Barrow (Ditch barrow), Mitchelstowndown East, Co. Limerick
Co. Limerick |
Barrows
In a patch of wet pasture in Mitchelstowndown East, County Limerick, something old is hiding in plain sight, detectable not by any mound or earthwork visible at ground level, but by a faint circular stain in the grass itself.
This is one of three barrows grouped together in the same field, and it belongs to a category of prehistoric burial monument that survives here in its most ghostly form: no raised profile, no obvious marker, just a circular trace roughly 4.75 metres in diameter, readable only from the air under the right conditions.

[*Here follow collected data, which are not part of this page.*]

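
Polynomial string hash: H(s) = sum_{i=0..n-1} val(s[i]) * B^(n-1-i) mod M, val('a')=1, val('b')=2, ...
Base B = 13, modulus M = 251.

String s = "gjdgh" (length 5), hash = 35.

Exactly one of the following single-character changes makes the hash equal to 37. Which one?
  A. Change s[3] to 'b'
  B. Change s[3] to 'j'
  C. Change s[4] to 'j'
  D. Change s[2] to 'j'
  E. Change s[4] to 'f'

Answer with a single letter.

Option A: s[3]='g'->'b', delta=(2-7)*13^1 mod 251 = 186, hash=35+186 mod 251 = 221
Option B: s[3]='g'->'j', delta=(10-7)*13^1 mod 251 = 39, hash=35+39 mod 251 = 74
Option C: s[4]='h'->'j', delta=(10-8)*13^0 mod 251 = 2, hash=35+2 mod 251 = 37 <-- target
Option D: s[2]='d'->'j', delta=(10-4)*13^2 mod 251 = 10, hash=35+10 mod 251 = 45
Option E: s[4]='h'->'f', delta=(6-8)*13^0 mod 251 = 249, hash=35+249 mod 251 = 33

Answer: C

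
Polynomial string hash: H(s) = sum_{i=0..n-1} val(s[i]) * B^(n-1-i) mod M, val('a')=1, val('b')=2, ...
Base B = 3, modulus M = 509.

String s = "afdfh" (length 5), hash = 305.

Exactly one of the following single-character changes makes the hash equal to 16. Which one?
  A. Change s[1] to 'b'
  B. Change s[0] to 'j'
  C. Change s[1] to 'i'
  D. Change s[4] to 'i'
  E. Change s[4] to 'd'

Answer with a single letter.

Option A: s[1]='f'->'b', delta=(2-6)*3^3 mod 509 = 401, hash=305+401 mod 509 = 197
Option B: s[0]='a'->'j', delta=(10-1)*3^4 mod 509 = 220, hash=305+220 mod 509 = 16 <-- target
Option C: s[1]='f'->'i', delta=(9-6)*3^3 mod 509 = 81, hash=305+81 mod 509 = 386
Option D: s[4]='h'->'i', delta=(9-8)*3^0 mod 509 = 1, hash=305+1 mod 509 = 306
Option E: s[4]='h'->'d', delta=(4-8)*3^0 mod 509 = 505, hash=305+505 mod 509 = 301

Answer: B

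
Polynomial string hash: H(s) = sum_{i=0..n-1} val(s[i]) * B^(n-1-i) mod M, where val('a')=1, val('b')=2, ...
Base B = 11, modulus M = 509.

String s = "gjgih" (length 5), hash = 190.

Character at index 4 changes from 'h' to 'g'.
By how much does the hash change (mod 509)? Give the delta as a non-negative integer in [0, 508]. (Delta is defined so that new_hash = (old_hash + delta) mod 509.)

Answer: 508

Derivation:
Delta formula: (val(new) - val(old)) * B^(n-1-k) mod M
  val('g') - val('h') = 7 - 8 = -1
  B^(n-1-k) = 11^0 mod 509 = 1
  Delta = -1 * 1 mod 509 = 508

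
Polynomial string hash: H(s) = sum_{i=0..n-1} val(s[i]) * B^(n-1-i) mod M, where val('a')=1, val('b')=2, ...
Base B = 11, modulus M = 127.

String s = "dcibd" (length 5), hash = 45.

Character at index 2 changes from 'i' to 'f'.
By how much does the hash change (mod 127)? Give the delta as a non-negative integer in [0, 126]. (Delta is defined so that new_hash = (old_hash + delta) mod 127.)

Answer: 18

Derivation:
Delta formula: (val(new) - val(old)) * B^(n-1-k) mod M
  val('f') - val('i') = 6 - 9 = -3
  B^(n-1-k) = 11^2 mod 127 = 121
  Delta = -3 * 121 mod 127 = 18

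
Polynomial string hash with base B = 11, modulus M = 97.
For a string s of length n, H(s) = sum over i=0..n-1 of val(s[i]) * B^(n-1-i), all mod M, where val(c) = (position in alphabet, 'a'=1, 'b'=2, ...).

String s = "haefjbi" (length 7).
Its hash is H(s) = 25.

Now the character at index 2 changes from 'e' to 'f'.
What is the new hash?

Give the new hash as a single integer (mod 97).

val('e') = 5, val('f') = 6
Position k = 2, exponent = n-1-k = 4
B^4 mod M = 11^4 mod 97 = 91
Delta = (6 - 5) * 91 mod 97 = 91
New hash = (25 + 91) mod 97 = 19

Answer: 19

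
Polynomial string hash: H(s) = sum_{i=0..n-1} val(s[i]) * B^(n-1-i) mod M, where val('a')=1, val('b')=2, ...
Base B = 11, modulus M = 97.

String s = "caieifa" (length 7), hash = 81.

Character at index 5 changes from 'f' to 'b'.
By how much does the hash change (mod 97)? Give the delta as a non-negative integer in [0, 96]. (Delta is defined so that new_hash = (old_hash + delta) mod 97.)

Answer: 53

Derivation:
Delta formula: (val(new) - val(old)) * B^(n-1-k) mod M
  val('b') - val('f') = 2 - 6 = -4
  B^(n-1-k) = 11^1 mod 97 = 11
  Delta = -4 * 11 mod 97 = 53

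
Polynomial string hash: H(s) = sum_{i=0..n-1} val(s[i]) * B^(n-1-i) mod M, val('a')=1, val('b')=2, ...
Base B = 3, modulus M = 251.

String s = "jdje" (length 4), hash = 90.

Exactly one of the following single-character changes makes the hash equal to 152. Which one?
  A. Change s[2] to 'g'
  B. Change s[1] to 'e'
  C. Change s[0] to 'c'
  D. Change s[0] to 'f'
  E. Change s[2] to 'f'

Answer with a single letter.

Option A: s[2]='j'->'g', delta=(7-10)*3^1 mod 251 = 242, hash=90+242 mod 251 = 81
Option B: s[1]='d'->'e', delta=(5-4)*3^2 mod 251 = 9, hash=90+9 mod 251 = 99
Option C: s[0]='j'->'c', delta=(3-10)*3^3 mod 251 = 62, hash=90+62 mod 251 = 152 <-- target
Option D: s[0]='j'->'f', delta=(6-10)*3^3 mod 251 = 143, hash=90+143 mod 251 = 233
Option E: s[2]='j'->'f', delta=(6-10)*3^1 mod 251 = 239, hash=90+239 mod 251 = 78

Answer: C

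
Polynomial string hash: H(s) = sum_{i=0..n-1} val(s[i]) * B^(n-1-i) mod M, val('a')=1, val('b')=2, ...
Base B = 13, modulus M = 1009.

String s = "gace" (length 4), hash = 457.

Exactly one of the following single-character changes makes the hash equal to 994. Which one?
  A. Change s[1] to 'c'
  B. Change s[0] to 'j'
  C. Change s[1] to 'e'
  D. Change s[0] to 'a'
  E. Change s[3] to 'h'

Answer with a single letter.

Option A: s[1]='a'->'c', delta=(3-1)*13^2 mod 1009 = 338, hash=457+338 mod 1009 = 795
Option B: s[0]='g'->'j', delta=(10-7)*13^3 mod 1009 = 537, hash=457+537 mod 1009 = 994 <-- target
Option C: s[1]='a'->'e', delta=(5-1)*13^2 mod 1009 = 676, hash=457+676 mod 1009 = 124
Option D: s[0]='g'->'a', delta=(1-7)*13^3 mod 1009 = 944, hash=457+944 mod 1009 = 392
Option E: s[3]='e'->'h', delta=(8-5)*13^0 mod 1009 = 3, hash=457+3 mod 1009 = 460

Answer: B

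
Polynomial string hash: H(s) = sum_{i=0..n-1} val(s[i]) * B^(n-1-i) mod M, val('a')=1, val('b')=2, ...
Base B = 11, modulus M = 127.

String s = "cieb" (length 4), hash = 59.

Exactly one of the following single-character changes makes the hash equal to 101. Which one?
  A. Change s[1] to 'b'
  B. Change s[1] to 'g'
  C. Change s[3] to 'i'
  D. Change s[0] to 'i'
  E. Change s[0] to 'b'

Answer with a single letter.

Answer: A

Derivation:
Option A: s[1]='i'->'b', delta=(2-9)*11^2 mod 127 = 42, hash=59+42 mod 127 = 101 <-- target
Option B: s[1]='i'->'g', delta=(7-9)*11^2 mod 127 = 12, hash=59+12 mod 127 = 71
Option C: s[3]='b'->'i', delta=(9-2)*11^0 mod 127 = 7, hash=59+7 mod 127 = 66
Option D: s[0]='c'->'i', delta=(9-3)*11^3 mod 127 = 112, hash=59+112 mod 127 = 44
Option E: s[0]='c'->'b', delta=(2-3)*11^3 mod 127 = 66, hash=59+66 mod 127 = 125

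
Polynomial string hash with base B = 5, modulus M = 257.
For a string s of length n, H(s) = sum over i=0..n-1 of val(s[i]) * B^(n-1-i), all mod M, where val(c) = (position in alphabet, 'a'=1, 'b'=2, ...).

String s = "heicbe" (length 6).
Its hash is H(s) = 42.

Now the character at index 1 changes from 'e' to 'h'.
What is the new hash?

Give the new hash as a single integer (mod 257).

Answer: 118

Derivation:
val('e') = 5, val('h') = 8
Position k = 1, exponent = n-1-k = 4
B^4 mod M = 5^4 mod 257 = 111
Delta = (8 - 5) * 111 mod 257 = 76
New hash = (42 + 76) mod 257 = 118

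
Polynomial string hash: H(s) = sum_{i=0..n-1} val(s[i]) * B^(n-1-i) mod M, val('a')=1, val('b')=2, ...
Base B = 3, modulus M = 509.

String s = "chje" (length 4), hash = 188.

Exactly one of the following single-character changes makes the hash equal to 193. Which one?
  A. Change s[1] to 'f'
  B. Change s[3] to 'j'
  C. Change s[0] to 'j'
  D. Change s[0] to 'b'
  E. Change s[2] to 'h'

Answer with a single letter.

Option A: s[1]='h'->'f', delta=(6-8)*3^2 mod 509 = 491, hash=188+491 mod 509 = 170
Option B: s[3]='e'->'j', delta=(10-5)*3^0 mod 509 = 5, hash=188+5 mod 509 = 193 <-- target
Option C: s[0]='c'->'j', delta=(10-3)*3^3 mod 509 = 189, hash=188+189 mod 509 = 377
Option D: s[0]='c'->'b', delta=(2-3)*3^3 mod 509 = 482, hash=188+482 mod 509 = 161
Option E: s[2]='j'->'h', delta=(8-10)*3^1 mod 509 = 503, hash=188+503 mod 509 = 182

Answer: B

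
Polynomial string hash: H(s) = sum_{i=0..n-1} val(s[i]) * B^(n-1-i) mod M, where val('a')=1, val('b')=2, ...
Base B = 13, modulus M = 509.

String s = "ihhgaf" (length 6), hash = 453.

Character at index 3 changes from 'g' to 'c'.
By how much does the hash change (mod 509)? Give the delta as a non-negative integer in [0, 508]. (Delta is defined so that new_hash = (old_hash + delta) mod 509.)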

A barrow is, broadly speaking, a burial mound or enclosure from prehistory, often associated with the Bronze Age or earlier, though ditch barrows in Ireland span a wide range of periods and forms. This particular example was not identified through fieldwork or excavation but through aerial photography. It first appeared as a circular cropmark on photographs taken on 3 November 1984 during survey work for the Bórd Gáis Éireann Curraleigh West to Limerick gas pipeline. Cropmarks form when buried features such as ditches or banks affect the growth of grass or crops above them, producing patterns visible from altitude that are entirely invisible at ground level. The site does not appear on the Ordnance Survey Ireland six-inch maps, the standard historical baseline for such records, which suggests it was either not recognised at the time of those surveys or had already been reduced to its present, near-invisible state. A faint trace was later confirmed on OSi orthophotographs taken between 2005 and 2012, and the cropmark showed up more clearly again on a Google Earth image dated 20 March 2018. The record was compiled by Fiona Rooney and uploaded to the national monuments database in September 2021.

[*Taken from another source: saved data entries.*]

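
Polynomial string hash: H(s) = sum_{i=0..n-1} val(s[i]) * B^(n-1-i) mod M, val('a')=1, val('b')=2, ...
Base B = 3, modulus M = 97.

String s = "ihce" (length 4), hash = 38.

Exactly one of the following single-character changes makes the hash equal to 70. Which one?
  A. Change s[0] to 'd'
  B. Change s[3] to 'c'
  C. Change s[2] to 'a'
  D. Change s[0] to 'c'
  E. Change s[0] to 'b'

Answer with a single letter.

Option A: s[0]='i'->'d', delta=(4-9)*3^3 mod 97 = 59, hash=38+59 mod 97 = 0
Option B: s[3]='e'->'c', delta=(3-5)*3^0 mod 97 = 95, hash=38+95 mod 97 = 36
Option C: s[2]='c'->'a', delta=(1-3)*3^1 mod 97 = 91, hash=38+91 mod 97 = 32
Option D: s[0]='i'->'c', delta=(3-9)*3^3 mod 97 = 32, hash=38+32 mod 97 = 70 <-- target
Option E: s[0]='i'->'b', delta=(2-9)*3^3 mod 97 = 5, hash=38+5 mod 97 = 43

Answer: D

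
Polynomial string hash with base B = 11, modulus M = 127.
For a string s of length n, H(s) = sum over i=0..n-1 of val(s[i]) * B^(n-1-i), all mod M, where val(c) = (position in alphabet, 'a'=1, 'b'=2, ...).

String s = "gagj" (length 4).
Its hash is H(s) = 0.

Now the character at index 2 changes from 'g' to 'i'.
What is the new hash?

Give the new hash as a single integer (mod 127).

val('g') = 7, val('i') = 9
Position k = 2, exponent = n-1-k = 1
B^1 mod M = 11^1 mod 127 = 11
Delta = (9 - 7) * 11 mod 127 = 22
New hash = (0 + 22) mod 127 = 22

Answer: 22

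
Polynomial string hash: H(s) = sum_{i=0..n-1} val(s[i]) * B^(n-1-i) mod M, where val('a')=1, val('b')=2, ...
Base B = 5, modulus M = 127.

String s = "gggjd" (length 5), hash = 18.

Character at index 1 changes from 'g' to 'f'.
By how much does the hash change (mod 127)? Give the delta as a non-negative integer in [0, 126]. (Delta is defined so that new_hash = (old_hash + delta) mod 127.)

Delta formula: (val(new) - val(old)) * B^(n-1-k) mod M
  val('f') - val('g') = 6 - 7 = -1
  B^(n-1-k) = 5^3 mod 127 = 125
  Delta = -1 * 125 mod 127 = 2

Answer: 2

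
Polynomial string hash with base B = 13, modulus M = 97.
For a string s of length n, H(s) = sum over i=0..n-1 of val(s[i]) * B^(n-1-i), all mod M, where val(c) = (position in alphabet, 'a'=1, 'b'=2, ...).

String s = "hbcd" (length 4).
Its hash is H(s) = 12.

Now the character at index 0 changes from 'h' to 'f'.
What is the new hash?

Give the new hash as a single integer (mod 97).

Answer: 80

Derivation:
val('h') = 8, val('f') = 6
Position k = 0, exponent = n-1-k = 3
B^3 mod M = 13^3 mod 97 = 63
Delta = (6 - 8) * 63 mod 97 = 68
New hash = (12 + 68) mod 97 = 80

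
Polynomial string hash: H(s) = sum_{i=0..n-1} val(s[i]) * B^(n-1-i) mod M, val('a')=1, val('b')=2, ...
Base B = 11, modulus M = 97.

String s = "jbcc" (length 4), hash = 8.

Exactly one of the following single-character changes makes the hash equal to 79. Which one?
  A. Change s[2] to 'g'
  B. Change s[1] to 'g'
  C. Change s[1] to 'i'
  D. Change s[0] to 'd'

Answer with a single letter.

Option A: s[2]='c'->'g', delta=(7-3)*11^1 mod 97 = 44, hash=8+44 mod 97 = 52
Option B: s[1]='b'->'g', delta=(7-2)*11^2 mod 97 = 23, hash=8+23 mod 97 = 31
Option C: s[1]='b'->'i', delta=(9-2)*11^2 mod 97 = 71, hash=8+71 mod 97 = 79 <-- target
Option D: s[0]='j'->'d', delta=(4-10)*11^3 mod 97 = 65, hash=8+65 mod 97 = 73

Answer: C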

Because there is no upstanding monument here, a visitor should not expect to see anything meaningful from the ground. The site sits in wet pasture, which means access can be difficult underfoot, particularly in autumn or winter. Its interest lies less in what can be seen in person and more in what the aerial record reveals: a buried ditch, circular in plan, quietly persisting beneath a working field in Limerick. Those curious about the site are better served by consulting the aerial photographs held in the national record, where the geometry of the buried feature becomes legible in a way the landscape itself refuses to offer.